Hari Selasa kemarin asing juga masih mencatatkan net buy sebesar Rp 43,95 milliar, angka tersebut bisa dibilang lebih sedikit dibandingkan dengan sebelumnya. Ini juga disebabkan karena asing juga melakukan aksi profit taking dari penguatan minggu kemarin.

SCROLL TO CONTINUE WITH CONTENT

Bursa Asia sendiri juga mayoritas berada di zona merah. Indeks Nikkei melemah menjadi level terendah sejak 1 Maret, yaitu turun 0,8% menjadi 16.642,20. Salah satu sentimennya adalah penguatan yen yang terus berlanjut memberikan tekanan pada pedagang ekspor.

Lalu data pertumbuhan ekonomi (GDP) dari Jepang yang menunjukkan kontraksi sebesar 1,1% pada Q4 2015. Ditambah lagi kepercayaan global memudar karena harga minyak yang melorot dan kekhawatiran pada ekonomi China. Faktor lainnya adalah data neraca perdagangan China yang anjlok menjadi US$ 32,59 miliar dibandingkan periode sebelumnya yaitu US$ 63,30 miliar.

Data ekspor China juga anjlok menjadi sebesar -25,4% dibandingkan periode sebelumnya yaitu -11,2%. Oleh karena itu, Hari rabu kemarin Shanghai Composite China ditutup melemah 1,34% ke level 2.862,556.

Indeks Utama bursa Wall Street semalam ditutup menguat terbatas seiring dengan rendahnya volume perdagangan harian di AS. Indeks Dow jones menguat 0,21% ke level 17.000,36, S&P 500 menguat 0,51% ke level 1.989,26, dan Nasdaq terangkat 0,55% ke level 4.674,38.

Penguatan yang terjadi pada bursa AS inline dengan pergerakan harga minyak yang semakin menguat. Komoditas minyak semalam ditutup menguat sebesar 4,60% ke level US$ 38,18 per barel. Kenaikan harga komoditas minyak mampu mengangkat pergerakan saham-saham di sektor energi.

Sementara itu, tertahannya bursa AS untuk menguat lebih tinggi lantaran saham bioteknologi berada di bawah tekanan pemerintah AS, yang mengusulkan program tes untuk menurunkan insentif untuk menggunakan obat yang lebih tinggi dari saat pengobatan alternatif yang tersedia.
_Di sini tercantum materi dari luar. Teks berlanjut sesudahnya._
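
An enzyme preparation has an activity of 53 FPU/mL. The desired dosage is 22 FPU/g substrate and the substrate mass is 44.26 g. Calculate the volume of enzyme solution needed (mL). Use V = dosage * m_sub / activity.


V = dosage * m_sub / activity
V = 22 * 44.26 / 53
V = 18.3721 mL

18.3721 mL


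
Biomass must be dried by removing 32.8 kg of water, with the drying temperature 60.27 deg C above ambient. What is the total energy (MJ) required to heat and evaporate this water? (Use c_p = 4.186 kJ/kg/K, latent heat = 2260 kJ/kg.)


E = m_water * (4.186 * dT + 2260) / 1000
= 32.8 * (4.186 * 60.27 + 2260) / 1000
= 82.4031 MJ

82.4031 MJ


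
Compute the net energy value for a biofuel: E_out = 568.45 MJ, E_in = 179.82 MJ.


NEV = E_out - E_in
= 568.45 - 179.82
= 388.6300 MJ

388.6300 MJ


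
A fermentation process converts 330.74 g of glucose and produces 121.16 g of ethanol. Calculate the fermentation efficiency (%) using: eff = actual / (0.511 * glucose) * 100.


Fermentation efficiency = (actual / (0.511 * glucose)) * 100
= (121.16 / (0.511 * 330.74)) * 100
= 71.6889%

71.6889%


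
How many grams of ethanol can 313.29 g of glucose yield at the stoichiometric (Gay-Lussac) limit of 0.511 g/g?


Theoretical ethanol yield: m_EtOH = 0.511 * m_glucose
m_EtOH = 0.511 * 313.29 = 160.0912 g

160.0912 g


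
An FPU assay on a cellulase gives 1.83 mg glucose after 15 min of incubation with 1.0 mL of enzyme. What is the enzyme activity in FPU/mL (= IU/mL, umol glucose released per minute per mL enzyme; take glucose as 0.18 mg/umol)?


Activity = glucose_mg / (0.18 mg/umol * V_mL * t_min)
= 1.83 / (0.18 * 1.0 * 15)
= 0.6778 FPU/mL

0.6778 FPU/mL


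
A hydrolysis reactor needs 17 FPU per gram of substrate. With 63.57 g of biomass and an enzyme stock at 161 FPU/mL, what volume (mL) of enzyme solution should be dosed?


V = dosage * m_sub / activity
V = 17 * 63.57 / 161
V = 6.7124 mL

6.7124 mL


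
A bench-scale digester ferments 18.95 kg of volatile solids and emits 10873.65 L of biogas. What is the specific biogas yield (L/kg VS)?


Y = V / VS
= 10873.65 / 18.95
= 573.8074 L/kg VS

573.8074 L/kg VS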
Sementara pergerakan di bursa Eropa juga cenderung terbatas seiring dengan penantian keputusan Bank Sentral Eropa mengenai kebijakan stimulus yang akan berlangsung pada malam ini. Indeks FTSE 100 naik 0,34% ke level 6.164,32, CAC 40 menguat 0,49% ke level 4.425,65 dan DAX mendaki 0,31% ke level 9.723,09. Penguatan yang terjadi pada bursa Eropa seiring dengan positifnya beberapa data, yakni; Manufacturing Production Inggris bulan Januari naik 0,7% (MoM) dari sebelumnya -0,3% (MoM) dan industrial production Inggris yang juga ikut meningkat ke level 0,3% (MoM) dari sebelumnya -1,1% (MoM).

Kami perkirakan hari ini IHSG akan bergerak mixed dengan kecenderungan menguat terbatas. Secara teknikal, indikator RSI menguat, sementara indikator stochastic oscilator bearish dengan MACD histogram negatif. Selain itu MFI melemah. Kami perkirakan hari ini IHSG akan bergerak pada kisaran 4.756-4.842.